The flagship of 23rd Fleet was the Imperial Cruiser Swampscott . Sten had looked the ship up and found out that it had been built nearly seventy-five years previously; it was periodically upgraded instead of being scrapped. The description gave no inkling of just how awesome the Swampscott had become—awesome in the sense of atrocious.
The cruiser evidently had been built to the then limits of hull design, power, and armament. Upgrading had started by cutting the ship in half and adding another 500 meters to the midsection. The next stage had added bulges to the hull.
After that, the redesigners must have been desperate to meet the additions, since the Swampscott could now be described as a chubby cruiser that had run, very hard, into a solid object without destruction.
As a grand finale, there were twin structures atop the hull, structures that would be familiar to any Chinese Emperor of the T'ang Dynasty of ancient Earth.

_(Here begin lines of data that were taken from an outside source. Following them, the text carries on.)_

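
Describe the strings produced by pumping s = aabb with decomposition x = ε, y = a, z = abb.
{xy^i z : i ≥ 0} = {a^(i+1) b^2 : i ≥ 0} = {abb, aabb, aaabb, ...}

With x = ε, y = a, z = abb: Starting with aabb and pumping the first 'a' (z = abb keeps the second 'a'), we get strings with i+1 a's followed by 2 b's for i = 0, 1, 2, ...; note bb is not produced because z always contributes one a.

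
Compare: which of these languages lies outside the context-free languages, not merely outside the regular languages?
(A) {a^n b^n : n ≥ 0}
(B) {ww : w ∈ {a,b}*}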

Since the Swampscott had never fought a war, these excrescences did not matter. The ship, polished until it glowed, was used for ceremonial show-the-flag visits. It would settle down in-atmosphere in as stately a manner as any dowager queen going down steps in a ball gown. If a planetary assault had ever been required, the Swampscott would either have spun out of control or wallowed uncontrollably. In a wind tunnel, a model of the Swampscott might have been described as having all the aerodynamics of a chandelier.

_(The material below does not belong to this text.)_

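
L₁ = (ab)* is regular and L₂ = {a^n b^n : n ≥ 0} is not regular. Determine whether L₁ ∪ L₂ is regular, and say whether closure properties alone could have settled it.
No — L₁ ∪ L₂ is not regular.

Let U = (ab)* ∪ {a^n b^n}. If U were regular, then U ∩ aa*bb* would be regular (closure under intersection with a regular language). But (ab)* ∩ aa*bb* = {ab} and {a^n b^n} ∩ aa*bb* = {a^n b^n : n ≥ 1}, so U ∩ aa*bb* = {a^n b^n : n ≥ 1}, which is not regular. Hence U is not regular.

Note that the bare facts "L₁ regular, L₂ non-regular" do not settle the question by themselves: the closure of regular languages under ∪, ∩, complement and difference applies only when BOTH operands are regular. With a non-regular operand the result can come out regular or non-regular depending on the specific languages, so one has to work out L₁ ∪ L₂ for this particular pair, as above.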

Sten recovered, checked the time, and hurried into the lift tube.
Exiting, he saw not one but four full-dress sentries and one very bored, but very full-dressed, officer of the deck.
He saluted the nonexistent and unseen "colors"—toward the stern—and the OOD, then gave the lieutenant a copy of the invitation and his ID card.
"Oh, Lord," the lieutenant said. "Commander, you made a real mistake."
"Oh?"
"Yessir. Admiral Doorman's headquarters are downtown." .
Downtown? What was that navalese for? "Isn't this the flagship?"
"Yessir. But Admiral Doorman prefers the Carlton Hotel. He says it gives him more room to think."
Sten and the lieutenant looked at each other.
"Sir, you're going to be very late. Let me get a gravsled out. Admiral Doorman's most insistent about punctuality."
This was a great way to start a new assignment, Sten thought.
Admiral Doorman may have insisted on punctuality, but it applied only to his subordinates.